President Hassan Rouhani has embarked on a grand tour of Europe now that international sanctions have been lifted. As Reuters puts it, “warm words and deals” are flowing amid Rouhani’s cross-continential trip. Still, many critics are challenging the sincerity of both Rouhani and the theocracy that rules Iran. Is Iran really becoming more moderate, or is the government merely trying to ward of international pressure that it can further entrench itself?
Maryam Rajavi, the president-elect of the National Council of Resistance of Iran, the leading Iranian dissident group, denounced Rouhani and his visit. “As a cleric, Hassan Rouhani is a defender of the ruling theocracy and has sworn allegiance to the velayat-e faqih (absolute rule of the clergy). As one the most senior officials of the religious fascism ruling Iran throughout the past 37 years, he has been involved in all its atrocities and as such he should face justice for crimes against humanity,” she said.
Regardless of these accusations, European leaders have so far been greeting Rouhani quite warmly. With the nuclear deal secured, and Iran so far following the agreement, at least publicly, numerous sanctions have been dropped and Iran is quickly reintegrating itself with the international community. President Rouhani has already visited the Pope, and an Italian metal manufacturer, the Danieli Group, has agreed to build a $6.2 billion steel plant in Iran.
On Thursday, Rouhani will be meeting with French Prime Minister Francois Hollande, where it is expected that a deal to buy 100 Airbus airplanes will be hashed out. With oil money once again flowing, Iran is planning to upgrade its aging airplane fleet. The visits mark the first by an Iranian head of state since Europe levied sanctions against Iran over its nuclear program. A major rally by thousands of Iranian expatriates in Paris denounced the red carpet roll out for him.
Even if one grants Rouhani the status of being a “moderate” within the regime, it’s hard to whitewash members of his entourage. Hamid Aboutalebi, Rouhani’s Office political deputy, was appointed Iran’s ambassador to the U.N. back in 2014, but was denied a visa by the United States owing to his role in the U.S. Embassy occupation in 1979 and involvement in the assassination of a NCRI official in 1993.

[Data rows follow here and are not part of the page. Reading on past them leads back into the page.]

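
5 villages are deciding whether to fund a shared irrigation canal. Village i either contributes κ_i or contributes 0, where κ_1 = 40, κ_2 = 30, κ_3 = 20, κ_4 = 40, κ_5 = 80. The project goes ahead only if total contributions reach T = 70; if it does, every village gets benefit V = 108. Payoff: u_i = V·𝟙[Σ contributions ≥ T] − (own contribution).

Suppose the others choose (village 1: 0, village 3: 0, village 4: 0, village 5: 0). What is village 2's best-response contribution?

0

Others' total = 0. Even contributing 30 gives 30 < 70: no benefit either way.
Best response: 0.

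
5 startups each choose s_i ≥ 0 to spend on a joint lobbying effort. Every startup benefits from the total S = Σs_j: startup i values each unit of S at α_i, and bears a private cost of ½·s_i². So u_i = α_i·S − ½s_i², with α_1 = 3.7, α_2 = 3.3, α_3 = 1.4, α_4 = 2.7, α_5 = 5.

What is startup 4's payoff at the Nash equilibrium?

Startup i's FOC: ∂u_i/∂s_i = α_i − s_i = 0, so s_i* = α_i.
NE contributions = (3.7, 3.3, 1.4, 2.7, 5); S = 16.1.
u_4 = α_4·S − ½·(s_4)² = 2.7·16.1 − ½·2.7² = 39.825.

39.825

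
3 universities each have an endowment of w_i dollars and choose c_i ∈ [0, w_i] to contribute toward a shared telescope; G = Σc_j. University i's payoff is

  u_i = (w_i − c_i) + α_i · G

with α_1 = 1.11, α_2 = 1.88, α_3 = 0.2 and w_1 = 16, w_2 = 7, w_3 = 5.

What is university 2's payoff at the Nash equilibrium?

∂u_i/∂c_i = α_i − 1, so university i contributes w_i if α_i > 1, else 0.
α_i > 1 for i ∈ {1, 2}; NE contributions (16, 7, 0), G = 23.
u_2 = (7 − 7) + 1.88·23 = 43.24.

43.24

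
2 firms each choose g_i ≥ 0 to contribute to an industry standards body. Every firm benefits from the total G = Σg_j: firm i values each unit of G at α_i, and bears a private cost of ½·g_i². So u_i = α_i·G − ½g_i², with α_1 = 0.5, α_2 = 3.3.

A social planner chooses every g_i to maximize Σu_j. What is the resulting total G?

7.6

Planner FOC: ∂(Σu_j)/∂g_i = (Σα_j) − g_i = 0, so g_i^SO = Σα_j = 3.8 for every i; G^SO = 7.6.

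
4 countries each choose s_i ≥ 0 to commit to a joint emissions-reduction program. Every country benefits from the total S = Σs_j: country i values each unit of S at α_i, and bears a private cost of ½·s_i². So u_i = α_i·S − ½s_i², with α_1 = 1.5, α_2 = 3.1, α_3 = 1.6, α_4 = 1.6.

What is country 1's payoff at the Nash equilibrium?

Country i's FOC: ∂u_i/∂s_i = α_i − s_i = 0, so s_i* = α_i.
NE contributions = (1.5, 3.1, 1.6, 1.6); S = 7.8.
u_1 = α_1·S − ½·(s_1)² = 1.5·7.8 − ½·1.5² = 10.575.

10.575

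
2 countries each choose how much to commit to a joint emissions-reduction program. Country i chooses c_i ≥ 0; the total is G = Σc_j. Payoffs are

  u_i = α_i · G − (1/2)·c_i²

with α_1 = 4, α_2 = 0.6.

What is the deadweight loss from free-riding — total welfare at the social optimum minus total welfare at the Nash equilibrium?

8.18

Country i's FOC: ∂u_i/∂c_i = α_i − c_i = 0, so c_i* = α_i.
NE contributions = (4, 0.6); G = 4.6.
W^NE = (Σα)·G − ½Σα_i² = 4.6² − ½·16.36 = 12.98.
Planner sets c_i = Σα_j = 4.6 for every i, so G^SO = 2·4.6 = 9.2.
W^SO = (Σα)·G^SO − ½·2·(Σα)² = (2/2)·4.6² = 21.16.
Deadweight loss = W^SO − W^NE = 8.18.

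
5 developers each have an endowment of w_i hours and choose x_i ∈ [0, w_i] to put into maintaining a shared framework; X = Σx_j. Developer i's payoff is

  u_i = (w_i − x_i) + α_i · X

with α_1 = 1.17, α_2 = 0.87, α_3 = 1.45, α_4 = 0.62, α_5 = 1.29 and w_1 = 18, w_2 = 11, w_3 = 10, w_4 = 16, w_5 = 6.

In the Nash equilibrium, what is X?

34

∂u_i/∂x_i = α_i − 1, so developer i contributes w_i if α_i > 1, else 0.
α_i > 1 for i ∈ {1, 3, 5}; NE contributions (18, 0, 10, 0, 6), X = 34.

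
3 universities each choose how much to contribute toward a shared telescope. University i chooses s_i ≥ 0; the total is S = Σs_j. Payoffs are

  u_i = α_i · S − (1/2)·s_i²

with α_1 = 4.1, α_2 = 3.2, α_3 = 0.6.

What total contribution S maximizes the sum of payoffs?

23.7

Planner FOC: ∂(Σu_j)/∂s_i = (Σα_j) − s_i = 0, so s_i^SO = Σα_j = 7.9 for every i; S^SO = 23.7.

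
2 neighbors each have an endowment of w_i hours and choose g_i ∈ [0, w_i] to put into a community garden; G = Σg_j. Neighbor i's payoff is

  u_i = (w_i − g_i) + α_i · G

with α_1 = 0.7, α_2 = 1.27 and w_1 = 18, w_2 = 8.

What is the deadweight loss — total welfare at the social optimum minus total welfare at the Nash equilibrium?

17.46

∂u_i/∂g_i = α_i − 1, so neighbor i contributes w_i if α_i > 1, else 0.
α_i > 1 for i ∈ {2}; NE contributions (0, 8), G = 8.
W^NE = Σw_i − G^NE + (Σα_i)·G^NE = 26 + 0.97·8 = 33.76.
Planner: ∂(Σu_j)/∂g_i = Σα_j − 1 = 0.97 > 0, so everyone contributes w_i; G^SO = 26, W^SO = 26 + 0.97·26 = 51.22.
Deadweight loss = 17.46.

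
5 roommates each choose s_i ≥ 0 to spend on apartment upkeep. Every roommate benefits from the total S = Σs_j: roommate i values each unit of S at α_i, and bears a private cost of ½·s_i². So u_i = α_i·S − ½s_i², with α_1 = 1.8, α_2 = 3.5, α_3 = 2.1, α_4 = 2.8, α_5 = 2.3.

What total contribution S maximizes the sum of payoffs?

62.5

Planner FOC: ∂(Σu_j)/∂s_i = (Σα_j) − s_i = 0, so s_i^SO = Σα_j = 12.5 for every i; S^SO = 62.5.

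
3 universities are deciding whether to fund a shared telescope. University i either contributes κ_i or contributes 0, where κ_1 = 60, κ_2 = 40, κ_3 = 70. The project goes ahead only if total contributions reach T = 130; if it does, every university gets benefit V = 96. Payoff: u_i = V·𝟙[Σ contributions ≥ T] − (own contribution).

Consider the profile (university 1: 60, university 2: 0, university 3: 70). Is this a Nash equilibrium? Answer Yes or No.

Total = 130 ≥ 130: provided.
University 1 (pledges 60, payoff 36): dropping to 0 → total 70, payoff 0. No gain.
University 2 (pledges 0, payoff 96): pledging 40 → total 170, payoff 56. No gain.
University 3 (pledges 70, payoff 26): dropping to 0 → total 60, payoff 0. No gain.

Yes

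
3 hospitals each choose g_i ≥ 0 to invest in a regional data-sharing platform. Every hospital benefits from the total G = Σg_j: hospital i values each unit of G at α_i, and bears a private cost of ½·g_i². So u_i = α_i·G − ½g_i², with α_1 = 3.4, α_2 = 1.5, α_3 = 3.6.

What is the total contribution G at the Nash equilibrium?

Hospital i's FOC: ∂u_i/∂g_i = α_i − g_i = 0, so g_i* = α_i.
NE contributions = (3.4, 1.5, 3.6); G = 8.5.

8.5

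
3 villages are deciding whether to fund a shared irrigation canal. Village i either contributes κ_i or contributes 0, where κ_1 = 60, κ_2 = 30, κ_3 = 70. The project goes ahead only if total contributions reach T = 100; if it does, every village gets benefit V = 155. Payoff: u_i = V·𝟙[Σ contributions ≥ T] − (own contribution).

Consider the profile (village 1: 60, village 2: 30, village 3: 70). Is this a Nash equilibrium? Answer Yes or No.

No

Total = 160 ≥ 100: provided.
Village 1 (pledges 60, payoff 95): dropping to 0 → total 100, payoff 155. Profitable deviation.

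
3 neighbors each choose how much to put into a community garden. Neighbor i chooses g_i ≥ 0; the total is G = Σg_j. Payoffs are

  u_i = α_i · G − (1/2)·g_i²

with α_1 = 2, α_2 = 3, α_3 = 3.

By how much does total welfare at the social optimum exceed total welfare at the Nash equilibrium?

43

Neighbor i's FOC: ∂u_i/∂g_i = α_i − g_i = 0, so g_i* = α_i.
NE contributions = (2, 3, 3); G = 8.
W^NE = (Σα)·G − ½Σα_i² = 8² − ½·22 = 53.
Planner sets g_i = Σα_j = 8 for every i, so G^SO = 3·8 = 24.
W^SO = (Σα)·G^SO − ½·3·(Σα)² = (3/2)·8² = 96.
Deadweight loss = W^SO − W^NE = 43.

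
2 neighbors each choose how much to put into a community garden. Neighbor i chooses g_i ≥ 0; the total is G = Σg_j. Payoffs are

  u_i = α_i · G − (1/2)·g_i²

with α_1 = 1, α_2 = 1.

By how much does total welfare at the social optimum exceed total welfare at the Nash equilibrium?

Neighbor i's FOC: ∂u_i/∂g_i = α_i − g_i = 0, so g_i* = α_i.
NE contributions = (1, 1); G = 2.
W^NE = (Σα)·G − ½Σα_i² = 2² − ½·2 = 3.
Planner sets g_i = Σα_j = 2 for every i, so G^SO = 2·2 = 4.
W^SO = (Σα)·G^SO − ½·2·(Σα)² = (2/2)·2² = 4.
Deadweight loss = W^SO − W^NE = 1.

1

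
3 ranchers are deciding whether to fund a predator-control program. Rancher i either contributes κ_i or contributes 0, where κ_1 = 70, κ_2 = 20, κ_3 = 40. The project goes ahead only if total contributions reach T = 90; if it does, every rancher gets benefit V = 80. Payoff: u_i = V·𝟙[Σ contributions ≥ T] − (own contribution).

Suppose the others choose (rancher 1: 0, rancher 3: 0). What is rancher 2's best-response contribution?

Others' total = 0. Even contributing 20 gives 20 < 90: no benefit either way.
Best response: 0.

0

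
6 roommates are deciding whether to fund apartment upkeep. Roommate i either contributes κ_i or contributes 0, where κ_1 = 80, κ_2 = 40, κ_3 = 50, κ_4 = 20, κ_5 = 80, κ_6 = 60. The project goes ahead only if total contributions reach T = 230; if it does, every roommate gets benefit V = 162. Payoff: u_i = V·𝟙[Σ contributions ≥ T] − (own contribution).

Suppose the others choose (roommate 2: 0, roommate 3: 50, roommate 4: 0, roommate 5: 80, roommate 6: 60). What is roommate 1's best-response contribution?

Others' total = 190. Contributing 80 brings total to 270 ≥ 230: gain V − κ_1 = 82.
Best response: 80.

80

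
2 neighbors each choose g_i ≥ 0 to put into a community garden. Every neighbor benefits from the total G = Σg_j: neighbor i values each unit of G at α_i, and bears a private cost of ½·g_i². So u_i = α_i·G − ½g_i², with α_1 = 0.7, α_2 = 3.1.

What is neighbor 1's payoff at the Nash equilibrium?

2.415

Neighbor i's FOC: ∂u_i/∂g_i = α_i − g_i = 0, so g_i* = α_i.
NE contributions = (0.7, 3.1); G = 3.8.
u_1 = α_1·G − ½·(g_1)² = 0.7·3.8 − ½·0.7² = 2.415.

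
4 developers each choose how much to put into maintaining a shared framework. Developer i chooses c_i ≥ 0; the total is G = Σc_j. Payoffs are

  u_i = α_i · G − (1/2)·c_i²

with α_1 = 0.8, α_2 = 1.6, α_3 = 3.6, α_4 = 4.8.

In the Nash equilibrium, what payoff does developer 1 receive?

8.32

Developer i's FOC: ∂u_i/∂c_i = α_i − c_i = 0, so c_i* = α_i.
NE contributions = (0.8, 1.6, 3.6, 4.8); G = 10.8.
u_1 = α_1·G − ½·(c_1)² = 0.8·10.8 − ½·0.8² = 8.32.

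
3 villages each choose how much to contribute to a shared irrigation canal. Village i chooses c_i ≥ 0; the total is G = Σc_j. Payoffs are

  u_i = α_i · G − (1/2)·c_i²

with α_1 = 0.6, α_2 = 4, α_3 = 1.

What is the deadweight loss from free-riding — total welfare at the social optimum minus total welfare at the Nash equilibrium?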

Mullah Hesam-ad-Din Ashena, currently in charge of the President’s Center for Strategic Studies, previously specialized in repressing and persecuting dissident clerics. Numerous other members of Rouhani’s circle of close advisers hail from the infamous Revolutionary Guard and Intelligence ministry. Both apparatuses have been accused of fomenting instability in Iraq and supporting radical Shia militias and politicians.
Is Iran’s “Change” Real?
It’s hard to forget that Iran is a country where young adults can be arrested and threatened with being lashed for recording innocuous YouTube videos of themselves dancing. Further, as far as executions go Iran is second to China, though it’s worth noting China’s population is over 10 times as large. In fact, Iran is leading per capita executioners of its own citizens, including juveniles.

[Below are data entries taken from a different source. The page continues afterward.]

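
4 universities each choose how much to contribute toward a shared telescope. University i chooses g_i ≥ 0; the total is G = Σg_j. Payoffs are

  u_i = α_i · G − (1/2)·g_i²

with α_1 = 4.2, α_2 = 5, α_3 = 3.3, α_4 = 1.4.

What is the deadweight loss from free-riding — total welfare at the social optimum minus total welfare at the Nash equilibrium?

University i's FOC: ∂u_i/∂g_i = α_i − g_i = 0, so g_i* = α_i.
NE contributions = (4.2, 5, 3.3, 1.4); G = 13.9.
W^NE = (Σα)·G − ½Σα_i² = 13.9² − ½·55.49 = 165.465.
Planner sets g_i = Σα_j = 13.9 for every i, so G^SO = 4·13.9 = 55.6.
W^SO = (Σα)·G^SO − ½·4·(Σα)² = (4/2)·13.9² = 386.42.
Deadweight loss = W^SO − W^NE = 220.955.

220.955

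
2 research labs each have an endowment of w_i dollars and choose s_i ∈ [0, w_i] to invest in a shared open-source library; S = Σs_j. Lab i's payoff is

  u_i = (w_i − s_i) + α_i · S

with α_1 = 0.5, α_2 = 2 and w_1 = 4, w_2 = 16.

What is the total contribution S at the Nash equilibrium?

∂u_i/∂s_i = α_i − 1, so lab i contributes w_i if α_i > 1, else 0.
α_i > 1 for i ∈ {2}; NE contributions (0, 16), S = 16.

16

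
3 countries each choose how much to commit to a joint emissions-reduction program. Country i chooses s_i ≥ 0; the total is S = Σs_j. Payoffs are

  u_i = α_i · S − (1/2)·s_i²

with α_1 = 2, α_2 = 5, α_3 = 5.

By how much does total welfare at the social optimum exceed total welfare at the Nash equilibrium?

99

Country i's FOC: ∂u_i/∂s_i = α_i − s_i = 0, so s_i* = α_i.
NE contributions = (2, 5, 5); S = 12.
W^NE = (Σα)·S − ½Σα_i² = 12² − ½·54 = 117.
Planner sets s_i = Σα_j = 12 for every i, so S^SO = 3·12 = 36.
W^SO = (Σα)·S^SO − ½·3·(Σα)² = (3/2)·12² = 216.
Deadweight loss = W^SO − W^NE = 99.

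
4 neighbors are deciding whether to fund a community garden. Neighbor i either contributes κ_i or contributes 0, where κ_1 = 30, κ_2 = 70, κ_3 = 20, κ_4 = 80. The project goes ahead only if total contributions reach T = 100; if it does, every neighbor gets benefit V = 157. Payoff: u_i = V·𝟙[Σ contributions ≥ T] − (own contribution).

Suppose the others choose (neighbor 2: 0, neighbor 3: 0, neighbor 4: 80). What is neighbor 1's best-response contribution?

Others' total = 80. Contributing 30 brings total to 110 ≥ 100: gain V − κ_1 = 127.
Best response: 30.

30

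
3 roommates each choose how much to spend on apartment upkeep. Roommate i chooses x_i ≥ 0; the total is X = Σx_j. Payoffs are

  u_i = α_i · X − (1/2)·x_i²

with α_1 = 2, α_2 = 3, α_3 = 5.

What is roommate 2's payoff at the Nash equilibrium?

Roommate i's FOC: ∂u_i/∂x_i = α_i − x_i = 0, so x_i* = α_i.
NE contributions = (2, 3, 5); X = 10.
u_2 = α_2·X − ½·(x_2)² = 3·10 − ½·3² = 25.5.

25.5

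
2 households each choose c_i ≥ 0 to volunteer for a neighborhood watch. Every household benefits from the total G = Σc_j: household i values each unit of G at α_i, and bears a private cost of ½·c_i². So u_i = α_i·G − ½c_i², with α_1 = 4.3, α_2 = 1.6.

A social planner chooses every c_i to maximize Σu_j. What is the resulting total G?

11.8

Planner FOC: ∂(Σu_j)/∂c_i = (Σα_j) − c_i = 0, so c_i^SO = Σα_j = 5.9 for every i; G^SO = 11.8.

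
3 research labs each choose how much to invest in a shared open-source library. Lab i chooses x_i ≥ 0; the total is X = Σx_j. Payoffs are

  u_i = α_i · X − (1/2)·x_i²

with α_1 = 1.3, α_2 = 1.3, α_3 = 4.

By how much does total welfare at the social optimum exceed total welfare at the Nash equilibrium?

Lab i's FOC: ∂u_i/∂x_i = α_i − x_i = 0, so x_i* = α_i.
NE contributions = (1.3, 1.3, 4); X = 6.6.
W^NE = (Σα)·X − ½Σα_i² = 6.6² − ½·19.38 = 33.87.
Planner sets x_i = Σα_j = 6.6 for every i, so X^SO = 3·6.6 = 19.8.
W^SO = (Σα)·X^SO − ½·3·(Σα)² = (3/2)·6.6² = 65.34.
Deadweight loss = W^SO − W^NE = 31.47.

31.47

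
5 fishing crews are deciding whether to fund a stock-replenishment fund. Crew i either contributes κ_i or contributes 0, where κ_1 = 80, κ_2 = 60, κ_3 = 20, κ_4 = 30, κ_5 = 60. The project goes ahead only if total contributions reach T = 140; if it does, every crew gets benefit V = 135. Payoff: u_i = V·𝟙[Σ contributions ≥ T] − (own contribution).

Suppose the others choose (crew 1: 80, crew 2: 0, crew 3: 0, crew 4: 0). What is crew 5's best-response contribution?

60

Others' total = 80. Contributing 60 brings total to 140 ≥ 140: gain V − κ_5 = 75.
Best response: 60.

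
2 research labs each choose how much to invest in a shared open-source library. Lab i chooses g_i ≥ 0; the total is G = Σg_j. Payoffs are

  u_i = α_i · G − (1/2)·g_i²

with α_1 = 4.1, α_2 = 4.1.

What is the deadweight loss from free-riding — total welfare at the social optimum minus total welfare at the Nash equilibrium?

16.81

Lab i's FOC: ∂u_i/∂g_i = α_i − g_i = 0, so g_i* = α_i.
NE contributions = (4.1, 4.1); G = 8.2.
W^NE = (Σα)·G − ½Σα_i² = 8.2² − ½·33.62 = 50.43.
Planner sets g_i = Σα_j = 8.2 for every i, so G^SO = 2·8.2 = 16.4.
W^SO = (Σα)·G^SO − ½·2·(Σα)² = (2/2)·8.2² = 67.24.
Deadweight loss = W^SO − W^NE = 16.81.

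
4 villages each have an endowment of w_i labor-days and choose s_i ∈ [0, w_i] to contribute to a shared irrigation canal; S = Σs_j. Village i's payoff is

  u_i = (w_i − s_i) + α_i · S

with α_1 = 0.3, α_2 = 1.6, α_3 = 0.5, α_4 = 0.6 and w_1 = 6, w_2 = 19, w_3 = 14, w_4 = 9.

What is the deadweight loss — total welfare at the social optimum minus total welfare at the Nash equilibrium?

58

∂u_i/∂s_i = α_i − 1, so village i contributes w_i if α_i > 1, else 0.
α_i > 1 for i ∈ {2}; NE contributions (0, 19, 0, 0), S = 19.
W^NE = Σw_i − S^NE + (Σα_i)·S^NE = 48 + 2·19 = 86.
Planner: ∂(Σu_j)/∂s_i = Σα_j − 1 = 2 > 0, so everyone contributes w_i; S^SO = 48, W^SO = 48 + 2·48 = 144.
Deadweight loss = 58.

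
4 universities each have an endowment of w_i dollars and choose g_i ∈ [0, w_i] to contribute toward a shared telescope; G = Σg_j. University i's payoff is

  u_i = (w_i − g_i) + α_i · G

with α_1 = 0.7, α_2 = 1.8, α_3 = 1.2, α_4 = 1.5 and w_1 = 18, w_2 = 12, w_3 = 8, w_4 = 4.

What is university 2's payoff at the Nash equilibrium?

43.2

∂u_i/∂g_i = α_i − 1, so university i contributes w_i if α_i > 1, else 0.
α_i > 1 for i ∈ {2, 3, 4}; NE contributions (0, 12, 8, 4), G = 24.
u_2 = (12 − 12) + 1.8·24 = 43.2.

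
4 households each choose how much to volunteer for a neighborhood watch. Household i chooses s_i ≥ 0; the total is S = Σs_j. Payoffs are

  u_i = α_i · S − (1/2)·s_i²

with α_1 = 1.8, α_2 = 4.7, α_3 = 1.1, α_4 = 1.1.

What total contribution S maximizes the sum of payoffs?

34.8

Planner FOC: ∂(Σu_j)/∂s_i = (Σα_j) − s_i = 0, so s_i^SO = Σα_j = 8.7 for every i; S^SO = 34.8.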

Meanwhile, just a few weeks ago American sailors were held at gunpoint after drifting into Iranian waters following an engine failure. Iran could have offered assistance, or towed the sailors back to international waters, but instead forced them onto their knees, and all but made them beg for forgiveness.
Iran also decided to start the new year with yet another embassy siege. Mobs of Iranians stormed the Saudi embassy after an Iranian was beheaded in Saudi Arabia. Some have accused the Iranian government of organizing the attack. At the very least, the Iranian government was stoking the flames that led to the protests. And while Iranians may have grievances with Saudi Arabia, storming embassies isn’t exactly a solution.
Within these contexts it’s hard to view Rouhani as a serious reformer. Arguably, the tepid reforms he has pushed for, such as a temporary halt to Iran’s nuclear ambitions (again, at least publicly) will likely serve to only further entrench the extremist theocracy that rules Iran.
As Maryam Rajavi puts it ““His claim to moderation is a big lie meant to attract the West’s assistance in pursuing his mandate to save the crisis-riddled regime, which the overwhelming majority of Iranians seek to overthrow. Yet, he is unwilling and incapable of distancing himself, in practice or in words, from the wave of executions in Iran and Bashar al-Assad’s massacre of the Syrian people.”